On Monday 28 of October 2024, the head of the country’s oil regulatory said, Ghana could buy petroleum products from Nigeria’s Dangote Petroleum Refinery once the facility is in full operation.
The Chairman of the National Petroleum Authority, Ghana, Mustapha Abdul-Hamid, said this could end monthly fuel imports from Europe of $400m. He made this known at the OTL Africa Downstream oil conference in Lagos, Reuters reported.
The $20bn Lekki-based Dangote refinery commenced the release of Premium Motor Spirit, popularly called petrol, into the Nigerian market on September 15, 2024.
But despite this, marketers of the product in Nigeria have since commenced the importation of PMS in hundreds of millions of litres following the total deregulation of the downstream oil sector in Nigeria by the Federal Government.
However, at the function in Lagos on Monday, the Ghanaian petroleum authority official stated that his country might start importing fuel from the Nigerian refinery.
“If the refinery reaches 650,000 barrels per day [BPD] capacity, all that volume cannot be consumed by Nigeria alone, so instead of us importing as we do right now from Rotterdam, it will be much easier for us to import from Nigeria and I believe that will bring down our prices.” Hamid said.
According to him importing from Nigeria rather than Europe would bring down the prices of other goods and services by removing freight costs. Eventually, he said African countries would agree on a common currency that should dampen demand for dollars.
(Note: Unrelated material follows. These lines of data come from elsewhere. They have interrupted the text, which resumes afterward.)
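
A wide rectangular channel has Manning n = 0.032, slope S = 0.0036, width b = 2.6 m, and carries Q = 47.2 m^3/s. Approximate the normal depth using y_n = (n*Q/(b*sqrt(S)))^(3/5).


We use the wide-channel approximation y_n = (n*Q/(b*sqrt(S)))^(3/5).
sqrt(S) = sqrt(0.0036) = 0.06.
Numerator: n*Q = 0.032 * 47.2 = 1.5104.
Denominator: b*sqrt(S) = 2.6 * 0.06 = 0.156.
arg = 9.6821.
y_n = 9.6821^(3/5) = 3.9046 m.

3.9046


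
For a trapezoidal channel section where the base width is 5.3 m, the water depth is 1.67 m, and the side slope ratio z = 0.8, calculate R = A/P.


For a trapezoidal section with side slope z:
A = (b + z*y)*y = (5.3 + 0.8*1.67)*1.67 = 11.082 m^2.
P = b + 2*y*sqrt(1 + z^2) = 5.3 + 2*1.67*sqrt(1 + 0.8^2) = 9.577 m.
R = A/P = 11.082 / 9.577 = 1.1571 m.

1.1571


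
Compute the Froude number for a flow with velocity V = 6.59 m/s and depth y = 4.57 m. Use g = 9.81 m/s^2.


The Froude number is defined as Fr = V / sqrt(g*y).
g*y = 9.81 * 4.57 = 44.8317.
sqrt(g*y) = sqrt(44.8317) = 6.6956.
Fr = 6.59 / 6.6956 = 0.9842.

0.9842


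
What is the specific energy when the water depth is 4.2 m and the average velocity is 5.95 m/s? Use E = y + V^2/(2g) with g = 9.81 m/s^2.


Specific energy E = y + V^2/(2g).
Velocity head = V^2/(2g) = 5.95^2 / (2*9.81) = 35.4025 / 19.62 = 1.8044 m.
E = 4.2 + 1.8044 = 6.0044 m.

6.0044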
Ghana’s economy, which grew by 6.9 per cent year-on-year in the second quarter of 2024, has been driven largely by a strong expansion of the extractive sector which has boosted demand for fuel.
The Dangote refinery built by Nigerian billionaire Aliko Dangote is expected to operate at near full capacity at the end of the year and analysts believe it could be fully operational in the first quarter of 2025.